The normal field instability under side-wall effects: comparison of experiments and computations

TL;DR

This study investigates the behavior of a ferrofluid spike in a cylindrical container under a magnetic field, combining experiments and finite element simulations to understand bifurcation and wall effects.

Contribution

It provides a detailed comparison of experimental and numerical results, revealing an imperfect bifurcation caused by side-wall effects, which contrasts with standard bifurcation types.

Findings

Numerical and experimental results agree on the spike behavior.

Finite size effects induce an imperfect bifurcation.

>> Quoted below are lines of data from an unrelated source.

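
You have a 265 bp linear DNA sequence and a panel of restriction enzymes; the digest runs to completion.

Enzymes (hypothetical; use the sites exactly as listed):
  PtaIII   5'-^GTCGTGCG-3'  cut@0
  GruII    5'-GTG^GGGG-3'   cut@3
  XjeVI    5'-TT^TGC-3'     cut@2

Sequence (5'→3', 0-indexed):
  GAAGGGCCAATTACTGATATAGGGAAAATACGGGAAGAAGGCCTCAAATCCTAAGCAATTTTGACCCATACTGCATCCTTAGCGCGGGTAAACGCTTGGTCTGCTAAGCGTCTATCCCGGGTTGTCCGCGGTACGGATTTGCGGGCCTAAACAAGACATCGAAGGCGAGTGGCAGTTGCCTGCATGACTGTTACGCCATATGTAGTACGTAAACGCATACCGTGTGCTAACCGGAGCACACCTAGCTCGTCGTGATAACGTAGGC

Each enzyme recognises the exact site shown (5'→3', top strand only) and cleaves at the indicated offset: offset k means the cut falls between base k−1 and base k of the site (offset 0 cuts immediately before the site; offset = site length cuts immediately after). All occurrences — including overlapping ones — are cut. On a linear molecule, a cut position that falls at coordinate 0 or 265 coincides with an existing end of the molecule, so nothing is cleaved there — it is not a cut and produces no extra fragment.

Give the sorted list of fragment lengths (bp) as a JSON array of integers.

[126,139]

Scan for sites:
  PtaIII (GTCGTGCG, off=0): no sites
  GruII (GTGGGGG, off=3): no sites
  XjeVI TTTGC/2: at [137] ⇒ [139]

Pooled cuts: [139]

Fragment lengths:
  [0,139): 139 bp
  [139,265): 126 bp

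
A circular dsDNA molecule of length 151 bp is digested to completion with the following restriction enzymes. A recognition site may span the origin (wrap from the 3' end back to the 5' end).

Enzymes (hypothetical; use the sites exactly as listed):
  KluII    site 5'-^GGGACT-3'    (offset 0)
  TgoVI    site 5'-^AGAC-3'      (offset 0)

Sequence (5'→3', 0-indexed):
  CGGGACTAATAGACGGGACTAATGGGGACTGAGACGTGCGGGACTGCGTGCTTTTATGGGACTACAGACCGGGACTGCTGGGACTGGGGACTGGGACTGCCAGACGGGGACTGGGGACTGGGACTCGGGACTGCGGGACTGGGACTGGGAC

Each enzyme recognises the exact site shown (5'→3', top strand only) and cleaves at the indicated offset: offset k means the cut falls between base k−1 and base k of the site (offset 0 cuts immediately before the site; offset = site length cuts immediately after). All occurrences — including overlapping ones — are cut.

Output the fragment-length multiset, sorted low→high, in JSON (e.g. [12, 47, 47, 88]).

Site scan:
  KluII (GGGACT, off=0): starts [1, 14, 24, 39, 57, 70, 79, 86, 92, 106, 113, 119, 126, 134, 140] → cuts [1, 14, 24, 39, 57, 70, 79, 86, 92, 106, 113, 119, 126, 134, 140]
  TgoVI (AGAC, off=0): starts [10, 31, 65, 101] → cuts [10, 31, 65, 101]

Pooled cuts: [1, 10, 14, 24, 31, 39, 57, 65, 70, 79, 86, 92, 101, 106, 113, 119, 126, 134, 140]

Fragment lengths:
  1→10: 9 bp
  10→14: 4 bp
  14→24: 10 bp
  24→31: 7 bp
  31→39: 8 bp
  39→57: 18 bp
  57→65: 8 bp
  65→70: 5 bp
  70→79: 9 bp
  79→86: 7 bp
  86→92: 6 bp
  92→101: 9 bp
  101→106: 5 bp
  106→113: 7 bp
  113→119: 6 bp
  119→126: 7 bp
  126→134: 8 bp
  134→140: 6 bp
  140→1 (wrap): 151-140+1 = 12 bp

[4,5,5,6,6,6,7,7,7,7,8,8,8,9,9,9,10,12,18]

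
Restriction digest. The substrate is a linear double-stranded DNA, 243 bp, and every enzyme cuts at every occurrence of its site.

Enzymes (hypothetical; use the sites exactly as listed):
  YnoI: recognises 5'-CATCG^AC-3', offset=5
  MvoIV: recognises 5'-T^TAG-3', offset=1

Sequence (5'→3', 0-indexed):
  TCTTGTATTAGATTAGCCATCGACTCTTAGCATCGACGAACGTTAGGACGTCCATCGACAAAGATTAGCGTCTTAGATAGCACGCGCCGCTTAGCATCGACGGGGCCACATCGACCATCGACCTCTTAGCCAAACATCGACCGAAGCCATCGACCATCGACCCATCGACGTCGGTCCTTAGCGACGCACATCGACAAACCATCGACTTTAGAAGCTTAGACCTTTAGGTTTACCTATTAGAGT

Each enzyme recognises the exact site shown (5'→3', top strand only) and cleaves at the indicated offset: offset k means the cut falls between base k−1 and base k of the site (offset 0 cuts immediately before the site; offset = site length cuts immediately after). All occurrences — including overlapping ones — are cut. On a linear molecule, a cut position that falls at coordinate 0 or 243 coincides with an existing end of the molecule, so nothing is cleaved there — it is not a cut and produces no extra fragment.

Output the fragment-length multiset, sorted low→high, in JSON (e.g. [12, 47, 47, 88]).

Scan for sites:
  YnoI CATCGAC/5: at [17, 30, 52, 94, 108, 115, 134, 147, 154, 162, 188, 199] ⇒ [22, 35, 57, 99, 113, 120, 139, 152, 159, 167, 193, 204]
  MvoIV TTAG/1: at [7, 12, 26, 42, 64, 72, 90, 125, 177, 207, 215, 223, 236] ⇒ [8, 13, 27, 43, 65, 73, 91, 126, 178, 208, 216, 224, 237]

All cut coordinates (distinct, sorted): [8, 13, 22, 27, 35, 43, 57, 65, 73, 91, 99, 113, 120, 126, 139, 152, 159, 167, 178, 193, 204, 208, 216, 224, 237]

Fragments:
  [0,8): 8 bp
  [8,13): 5 bp
  [13,22): 9 bp
  [22,27): 5 bp
  [27,35): 8 bp
  [35,43): 8 bp
  [43,57): 14 bp
  [57,65): 8 bp
  [65,73): 8 bp
  [73,91): 18 bp
  [91,99): 8 bp
  [99,113): 14 bp
  [113,120): 7 bp
  [120,126): 6 bp
  [126,139): 13 bp
  [139,152): 13 bp
  [152,159): 7 bp
  [159,167): 8 bp
  [167,178): 11 bp
  [178,193): 15 bp
  [193,204): 11 bp
  [204,208): 4 bp
  [208,216): 8 bp
  [216,224): 8 bp
  [224,237): 13 bp
  [237,243): 6 bp

[4,5,5,6,6,7,7,8,8,8,8,8,8,8,8,8,9,11,11,13,13,13,14,14,15,18]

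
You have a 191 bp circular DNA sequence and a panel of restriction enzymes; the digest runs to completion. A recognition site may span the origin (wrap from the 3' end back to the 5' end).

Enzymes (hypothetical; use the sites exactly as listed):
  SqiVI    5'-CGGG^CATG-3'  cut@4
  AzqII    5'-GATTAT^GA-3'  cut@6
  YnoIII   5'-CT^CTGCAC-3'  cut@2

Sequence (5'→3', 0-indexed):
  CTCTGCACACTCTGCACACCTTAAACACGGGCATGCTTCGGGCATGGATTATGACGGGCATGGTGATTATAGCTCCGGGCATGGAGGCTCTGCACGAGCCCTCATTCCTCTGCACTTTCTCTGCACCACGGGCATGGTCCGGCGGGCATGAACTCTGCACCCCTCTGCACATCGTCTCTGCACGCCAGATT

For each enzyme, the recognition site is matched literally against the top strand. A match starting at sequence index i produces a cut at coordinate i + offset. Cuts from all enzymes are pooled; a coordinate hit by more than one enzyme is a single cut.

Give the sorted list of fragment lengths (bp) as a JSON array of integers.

[6,8,9,10,10,10,11,11,12,13,14,16,20,20,21]

Scan for sites:
  SqiVI CGGGCATG/4: at [27, 38, 54, 75, 128, 142] ⇒ [31, 42, 58, 79, 132, 146]
  AzqII GATTATGA/6: at [46] ⇒ [52]
  YnoIII CTCTGCAC/2: at [0, 9, 87, 107, 118, 152, 162, 175] ⇒ [2, 11, 89, 109, 120, 154, 164, 177]

Pooled cuts: [2, 11, 31, 42, 52, 58, 79, 89, 109, 120, 132, 146, 154, 164, 177]

Fragments:
  2→11: 9 bp
  11→31: 20 bp
  31→42: 11 bp
  42→52: 10 bp
  52→58: 6 bp
  58→79: 21 bp
  79→89: 10 bp
  89→109: 20 bp
  109→120: 11 bp
  120→132: 12 bp
  132→146: 14 bp
  146→154: 8 bp
  154→164: 10 bp
  164→177: 13 bp
  177→2 (wrap): 191-177+2 = 16 bp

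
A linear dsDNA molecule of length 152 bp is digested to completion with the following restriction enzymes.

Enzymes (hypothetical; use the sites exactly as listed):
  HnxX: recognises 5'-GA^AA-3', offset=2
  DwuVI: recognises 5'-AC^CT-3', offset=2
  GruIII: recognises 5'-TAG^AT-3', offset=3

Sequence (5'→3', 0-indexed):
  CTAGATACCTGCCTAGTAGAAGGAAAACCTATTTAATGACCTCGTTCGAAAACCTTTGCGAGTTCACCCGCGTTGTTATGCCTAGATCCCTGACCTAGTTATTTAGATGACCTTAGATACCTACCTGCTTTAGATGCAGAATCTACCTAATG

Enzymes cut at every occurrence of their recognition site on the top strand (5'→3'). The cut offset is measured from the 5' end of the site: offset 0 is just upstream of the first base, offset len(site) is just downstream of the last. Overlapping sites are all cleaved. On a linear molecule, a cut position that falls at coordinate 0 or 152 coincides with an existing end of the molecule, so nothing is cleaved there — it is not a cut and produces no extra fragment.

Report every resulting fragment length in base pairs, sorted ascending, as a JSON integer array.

Scan for sites:
  HnxX (GAAA, off=2): starts [22, 47] → cuts [24, 49]
  DwuVI (ACCT, off=2): starts [6, 26, 38, 51, 92, 109, 118, 122, 144] → cuts [8, 28, 40, 53, 94, 111, 120, 124, 146]
  GruIII (TAGAT, off=3): starts [1, 82, 103, 113, 130] → cuts [4, 85, 106, 116, 133]

All cut coordinates (distinct, sorted): [4, 8, 24, 28, 40, 49, 53, 85, 94, 106, 111, 116, 120, 124, 133, 146]

Fragments:
  [0,4): 4 bp
  [4,8): 4 bp
  [8,24): 16 bp
  [24,28): 4 bp
  [28,40): 12 bp
  [40,49): 9 bp
  [49,53): 4 bp
  [53,85): 32 bp
  [85,94): 9 bp
  [94,106): 12 bp
  [106,111): 5 bp
  [111,116): 5 bp
  [116,120): 4 bp
  [120,124): 4 bp
  [124,133): 9 bp
  [133,146): 13 bp
  [146,152): 6 bp

[4,4,4,4,4,4,5,5,6,9,9,9,12,12,13,16,32]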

Hysteresis is explained by wall wetting phenomena.

Abstract

We consider a single spike of ferrofluid, arising in a small cylindrical container, when a vertically oriented magnetic field is applied. The height of the spike as well as the surface topography is measured experimentally by two different technologies and calculated numerically using the finite element method. As a consequence of the finite size of the container, the numerics uncovers an imperfect bifurcation to a single spike solution, which is forward. This is in contrast to the standard transcritical bifurcation to hexagons, common for rotational symmetric systems with broken up-down symmetry. The numerical findings are corroborated in the experiments. The small hysteresis observed is explained in terms of a hysteretic wetting of the side wall.